A theatrical interpretation of Mohammed Khair Ed-dine’s novel Le Déterreur [نباش القبور], adapted by Cédric Gourmelon and starring Ghassan El-Hakim, is currently on tour in Morocco, with the next performance set to take place on January 21 at the House of Culture [دار الثقابة] in Tetouan.  In the novel, a man from southern Morocco shares his countercurrent perspectives on living in a marginalized community inside a wider, fractured, postcolonial space as he recounts his life story.

Winner of numerous literary awards, including Jean Cocteau’s Les infants terribles literary prize for his novel Agadir, Khair Ed-dine (or “The Blue Bird,” as he is sometimes called) mainly wrote poetry and novels in French. He is credited with establishing a new style of writing, what he coined guérilla linguistique, that resists, in both form and content, linguistic or societal domination. Considering his prolific contributions to the genre of revolutionary writing, it is unsurprising that Khair Ed-dine is commonly grouped among renowned, twentieth century North African authors writing in French, such as Assia Djebar, Yacine Kateb, Abdellatif Laabi, Driss Chraibi, and Tahar Ben Jelloun.

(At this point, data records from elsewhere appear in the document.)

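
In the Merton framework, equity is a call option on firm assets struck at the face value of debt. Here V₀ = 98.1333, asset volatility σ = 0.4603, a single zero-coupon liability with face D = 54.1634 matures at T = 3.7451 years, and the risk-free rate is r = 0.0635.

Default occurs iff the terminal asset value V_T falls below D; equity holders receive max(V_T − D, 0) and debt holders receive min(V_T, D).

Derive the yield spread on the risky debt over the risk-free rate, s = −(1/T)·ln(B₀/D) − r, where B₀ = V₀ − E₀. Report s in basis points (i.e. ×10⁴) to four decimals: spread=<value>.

spread=340.6344

d₁ = [ln(V₀/D) + (r + σ²/2)T] / (σ√T)
   = [ln(98.1333/54.1634) + (0.0635 + 0.5·0.4603²)·3.7451] / (0.4603·√3.7451)
   = [0.594321 + 0.634562] / 0.890785 = 1.379552
d₂ = d₁ − σ√T = 1.379552 − 0.890785 = 0.488768
N(d₁) = 0.916138,  N(d₂) = 0.687497,  e^(−rT) = 0.788349
E₀ = V₀·N(d₁) − D·e^(−rT)·N(d₂)
   = 98.1333·0.916138 − 54.1634·0.788349·0.687497 = 60.547716
B₀ = V₀ − E₀ = 98.1333 − 60.547716 = 37.585584
spread = −(1/T)·ln(B₀/D) − r = −(1/3.7451)·ln(37.585584/54.1634) − 0.0635 = 0.03406344
in basis points: 0.03406344 × 10⁴ = 340.6344 bp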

Some of Khair Ed-dine’s work has been translated into German and English. For more about the German translation of his posthumously published novel Once Upon a Time There Was a Happy Couple (Es war einmal ein glückliches Paar), Qantara.de published this article, which includes a summary of the book with excerpts and information about the writer.  Similarly, to read a sample of Khair-Eddine’s poetry translated into English, see this piece from Jadaliyya, that includes four poems from his collection Ce Maroc!

In other literary news, only a few more weeks until Morocco’s largest book fair will be back!  The 23rd edition of the International Book Fair in Casablanca will open on February 9.